14 ноября, воскресенье. Заезжал на работу, подписал некоторые документы: конвейер не должен останавливаться ни на минуту. Завтра утром мне к десяти часам надо ехать к книголюбам, процесс должен идти, несмотря ни на что. Шоу продолжается.
Оказывается, не только "Литературка" посвятила вчерашнему юбилею Полякова свои страницы. Газета бывшего телевизионного кумира Евг. Киселева "Итоги" подготовила статью Александра Агеева. Ничего особенного этой в статье нет, и Полякову не стоит по этому поводу расстраиваться. Но хамский сам тон. Впрочем, последнее больше говорит об ангажированности автора и неумении его справиться с литературоведческой данностью, нежели о самом герое статьи. "И вот на этой самой волне всенародного желания понять, что же это за страна такая, в которой мы живем, Поля-ков, как некий серфингист, прокатился к нынешней известности... А Поляков был эдакий молодой наглец, ему ничего не мешало, а главное, хотелось всего сразу и без очереди... Это он разобла-чал и тайно прогнивший советский строй, пока это было ему выгодно". Так же хамски вся статья и кончается: "Сорняк чисто... культурного растения, которое так и не проросло в газете, и лишь букетик этого сорняка вполне уместно препод-нести Юрию Михайловичу в день его рождения". Это наш буржуазный критик Агеев говорит о работе Ю. Полякова в "Литературной газете", газете, которую до Полякова уже лет десять никто не читал.

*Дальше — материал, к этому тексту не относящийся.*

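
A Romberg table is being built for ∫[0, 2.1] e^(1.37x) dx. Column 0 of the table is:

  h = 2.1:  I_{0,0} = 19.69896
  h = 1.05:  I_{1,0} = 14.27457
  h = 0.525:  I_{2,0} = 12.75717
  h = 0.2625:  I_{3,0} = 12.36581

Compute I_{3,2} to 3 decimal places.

Richardson extrapolation on the trapezoidal column (denominator 4−1=3):
I_{2,1} = (4·12.75717 − 14.27457) / 3 = 12.25137
I_{3,1} = (4·12.36581 − 12.75717) / 3 = 12.23536
I_{3,2} = 12.23536 + (12.23536 − 12.25137)/15 = 12.23429

12.234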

В. С. со своею блестящей памятью вдруг вспомнила, что еще месяц назад звонили из Театра Гоголя и звали на "Марлен". Пьеса о двух женщинах, которыми у нас в России всегда очень интересовались и о которых много знаем -- Лени Рифеншталь и Марлен Дитрих. Две звезды мирового класса: актриса-кумир, сводившая с ума весь мир, и любимица Третьего рейха, режиссер-документалист класса Эйзенштейна. Ее фильм о Мюнхенской Олимпиаде стал классикой. Ее фильм о съезде фашистской партии -- "Триумф воли" -- по изобразительным средствам и выразительности тоже стал классикой. Редкий спектакль -- идет лишь раз в месяц, сразу маленькой серией в два вечера. Всего две актрисы: московская Светлана Брагарник и ленинградка Светлана Крючкова. Позвонили, поехали, взяли с собой еще и С. П. Буквально оттащили его от письменного стола: суббота и воскресенье у него подготовка к лекции. Мне это в помощь: пропуск, В. С., у которой мало и сил и терпения, машина, гардероб. Честно говоря, я не думал, что В. С. вынесет весь спектакль, обычно, когда мы вместе, она уезжает после первого акта, но тут я все предварительно разузнал: пьеса в одном акте, идет полтора часа.

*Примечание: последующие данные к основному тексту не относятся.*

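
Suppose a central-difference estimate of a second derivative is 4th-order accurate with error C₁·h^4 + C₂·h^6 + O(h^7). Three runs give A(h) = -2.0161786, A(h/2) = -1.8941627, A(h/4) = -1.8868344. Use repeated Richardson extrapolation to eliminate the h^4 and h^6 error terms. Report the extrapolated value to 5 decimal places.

First eliminate the h^4 term (factor 2^4 = 16):
  B₁ = (16·(-1.8941627) − (-2.0161786))/15 = -1.8860283
  B₂ = (16·(-1.8868344) − (-1.8941627))/15 = -1.8863458
Then eliminate the h^6 term (factor 2^6 = 64):
  (64·(-1.8863458) − (-1.8860283))/63 = -1.8863508

-1.88635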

Недаром совсем недавно мы говорили с Федоровой относительно того, как крепко в смысле успеха и известности зажат Сергей Яшин, а ведь крупный режиссер, со своей стилистикой и объемом. Все это определилось и сейчас: замечательный, крепко сколоченный спектакль.
Вообще-то все поначалу непривычно. И полноватая Рифеншталь, и не очень привычная Дитрих. Все разворачивается в парижской квартире Дитрих, на излете жизни обеих, куда Рифеншталь пробралась с предложением сделать новый фильм. Фильм, который обеих снова поставит к свету мировой рампы. Но все это, естественно, фантазия. Действие происходит чуть ли не в день смерти Дитрих, которая, постарев, стала бояться публики. Стала скрывать свое старое лицо бывшего кумира. Им есть что сказать друг другу. Но так ли уж сильно развела их идеология? Развели обстоятельства жизни. Есть несколько опорных фраз. У Рифеншталь: "Я была самым могущественным человеком в 1938 году в немецкой киноиндустрии -- куда я могла из Германии от этого поехать?" И с другой стороны: "Разве я виновата, что жила в этом ужасном ХХ веке?" Все это о выборе пути, о выборе, который часто делает не наша воля, а наши обстоятельства и биография.
Весь спектакль зудило, что хочется написать о Брагарник, об этом спектакле, о Яшине, о Гущине, о театре. Как много этот спектакль оживил всего в памяти! Написать бы большой красивый и умный материал -- эссе на полосу. В свое время как хорошо мы работали с В. С., когда я диктовал, а она все время подкидывала мне что-то и записывала. Куда все это делось? Сил у нее все меньше и меньше. Но я знал, что это месяц или полтора месяца работы, если писать все без диктовки. В самом начале спектакля В. С. подремала у меня на плече, а потом оправилась.